Сейчас! Тед понял, что просыпается. Просыпаться он решительно не желал. Не желал даже больше, чем взрослеть.
— Я люблю вас, мальчишки и девчонки! Я люблю вас, ребята! — навзрыд уверял своих друзей детства Тед, но сознание уже безжалостно сообщало ему, где он и что с ним.
8
Проснувшись, Тед ощутил трепещущую на ресницах влагу слез. Солнце уже взошло, но еще на многие часы ему предстояло быть скрытым нависшей с востока грядой. Воздух за ночь сильно остыл и не бодрил свежестью, а пронизывал тело тяжестью онемения. Ужасно хотелось пить. Прямо под скалой фыркал и сипел локоть горной речушки, но до нее было не меньше ста футов отвесной стены. А сверху расстояние до потока казалось и вовсе пугающе бесконечным.
Однако! Какие, к черту, речки? Тед вспомнил о планах, которые строил весь вчерашний вечер. Он схватил жердину и уже занес ее, чтобы соединить два берега бездны… Его руки сковали слабость и отчаяние — прямо напротив его ночного пристанища примостились на камнях Линта и Сантра.

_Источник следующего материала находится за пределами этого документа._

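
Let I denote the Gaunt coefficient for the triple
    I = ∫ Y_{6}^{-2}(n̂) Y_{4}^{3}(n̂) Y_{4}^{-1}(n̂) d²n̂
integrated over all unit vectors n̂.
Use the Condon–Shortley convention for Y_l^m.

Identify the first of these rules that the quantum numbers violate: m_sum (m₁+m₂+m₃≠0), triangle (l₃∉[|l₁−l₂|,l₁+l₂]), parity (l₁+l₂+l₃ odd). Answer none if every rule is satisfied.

azimuthal sum: -2 + 3 − 1 = 0  ✓
2 ≤ 4 ≤ 10 (triangle on l)  ✓
L = 6 + 4 + 4 = 14 (even)  ✓

none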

Тед достал пистолет и повелительно-грозным жестом указал им удалиться. Андроиды не шевельнулись, будто и они были камнями, в которых Теду только мерещились силуэты бывших любовниц.
Тед прицелился в Линту. Та встала, явно желая облегчить ему задачу.
«Неужели они не боятся? Хотя о чем я? Кофемолка ведь тоже не боится, что ее разобьют и выкинут на помойку. Так и с этими роботами. Пора забыть, что в них есть что-то людское. Кроме внешности — ничего. Да, они способны самостоятельно решать задачи и справляться с трудностями лучше человека, но страх им незнаком, как и любые другие эмоции и ощущения живущей плоти».
Отведя руку чуть в сторону, Тед выстрелил. Пуля защелкала по камням позади Линты. Та продолжала бесстрастно стоять, а Сантра — сидеть.
— Что вам надо? — истерично закричал Тед. — Убирайтесь и оставьте меня в покое! Отпустите меня!
— Мы не можем, — отозвалась Линта.
— Но почему? Почему? Я уйду, и всё!
Ответом на его предложение было молчание.
— Нет у вас никакой веской причины меня убивать. Вы просто тупые машины смерти!
— Мы — машины жизни.
— Черта с два!
— Ты будешь жить, но ценой собственной смерти.
— Ничего не понимаю… Что вы несете?
— Ты будешь жить в своих детях. Только это будут уже совсем другие люди.
Просто перестрелять их? Но дети? Да-да, дети… Как же подло прикрываться детьми, но даже роботы этим не брезгуют!
«Дать им убить меня, а значит — победить, я не могу. Во имя других людей я не могу, — убеждал себя Тед. — Победить же, расправившись с ними, мне тоже нельзя. Остается… ничья?.. Но как ее добиться?»
— Хорошо! — крикнул он. — Я не буду в вас стрелять. Я отпускаю вас. Идите!
Роботы не шелохнулись.
«Твари! — выругался про себя Тед. — Не сработало! Но ведь есть, есть словесная команда, какая-то комбинация слов, которая может заставить их уйти. Не может быть, чтобы не было. Только мне не догадаться…»
— Я хочу пить, — капризным тоном сказал он.
Сантра поднялась и скорым шагом, почти бегом направилась в сторону лагеря.
— Линта, давай договоримся, — предложил Тед, когда Сантра скрылась за деревьями. — Я уйду и никому никогда не скажу о том, что здесь произошло, а вы занимайтесь детьми. Я ведь могу взять и пристрелить тебя. Ребенок погибнет, а ты провалишь задание.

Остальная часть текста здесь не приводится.